I intended to read a few pages of Gilead to calm my soul after a remarkably unpleasant close. Instead I finished that wonderful book.

---

"...there is an absolute disjunction between our Father's love and our deserving. Still, when I see this same disjunction between human parents and children, it always irritates me a little. (I know you will be and I hope you are an excellent man, and I will love you absolutely if you are not.)"

"These people who can see right through you never quite do you justice, because they never give you credit for the effort you're making to be better than you actually are, which is difficult and well meant and deserving of some little notice."

"It is one of the best traits of good people that they love where they pity. And this is truer of women than of men. So they get themselves into situations that are harmful to them. I have seen this happen many, many times. I have always had trouble finding a way to caution against it.

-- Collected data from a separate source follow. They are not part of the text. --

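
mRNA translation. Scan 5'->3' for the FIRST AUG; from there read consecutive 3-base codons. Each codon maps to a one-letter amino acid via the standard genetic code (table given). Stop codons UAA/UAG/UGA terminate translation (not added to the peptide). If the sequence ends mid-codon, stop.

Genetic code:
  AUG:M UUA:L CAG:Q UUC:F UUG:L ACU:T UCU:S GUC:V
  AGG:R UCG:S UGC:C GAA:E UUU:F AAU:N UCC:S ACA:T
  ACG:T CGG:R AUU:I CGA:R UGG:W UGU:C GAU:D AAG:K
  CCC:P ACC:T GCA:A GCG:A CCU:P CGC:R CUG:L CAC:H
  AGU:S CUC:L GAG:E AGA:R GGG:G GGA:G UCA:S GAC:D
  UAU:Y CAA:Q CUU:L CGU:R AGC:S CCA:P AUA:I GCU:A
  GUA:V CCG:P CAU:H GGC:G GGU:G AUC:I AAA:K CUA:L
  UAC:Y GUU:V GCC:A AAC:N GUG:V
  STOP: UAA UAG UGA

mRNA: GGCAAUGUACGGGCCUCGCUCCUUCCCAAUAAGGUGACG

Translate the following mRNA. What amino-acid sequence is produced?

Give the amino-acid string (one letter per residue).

Answer: MYGPRSFPIR

Derivation:
start AUG at pos 4
pos 4: AUG -> M; peptide=M
pos 7: UAC -> Y; peptide=MY
pos 10: GGG -> G; peptide=MYG
pos 13: CCU -> P; peptide=MYGP
pos 16: CGC -> R; peptide=MYGPR
pos 19: UCC -> S; peptide=MYGPRS
pos 22: UUC -> F; peptide=MYGPRSF
pos 25: CCA -> P; peptide=MYGPRSFP
pos 28: AUA -> I; peptide=MYGPRSFPI
pos 31: AGG -> R; peptide=MYGPRSFPIR
pos 34: UGA -> STOP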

Since it is, in a word, Christlike."

"In every important way we are such secrets from each other, and I do believe that there is a separate language in each of us, also a separate aesthetics and a separate jurisprudence. Every single one of us is a little civilization built on the ruins of any number of preceding civilizations, but with our own variant notions of what is beautiful and what is acceptable--which, I hasten to add, we generally do not satisfy and by which we struggle to live. We take fortuitous resemblances among us to be actual likeness, because those around us have also fallen heir to the same customs, trade in the same coin, acknowledge, more or less, the same customs, the same notions of decency and sanity. But all that really just allows us to coexist with the inviolable, untraversable, and utterly vast spaces between us."

---

Yet I am not calmed.

That isn't quite true. I feel peace, but my mind is unprepared for sleep. Which is a problem, as I work again in less than six hours.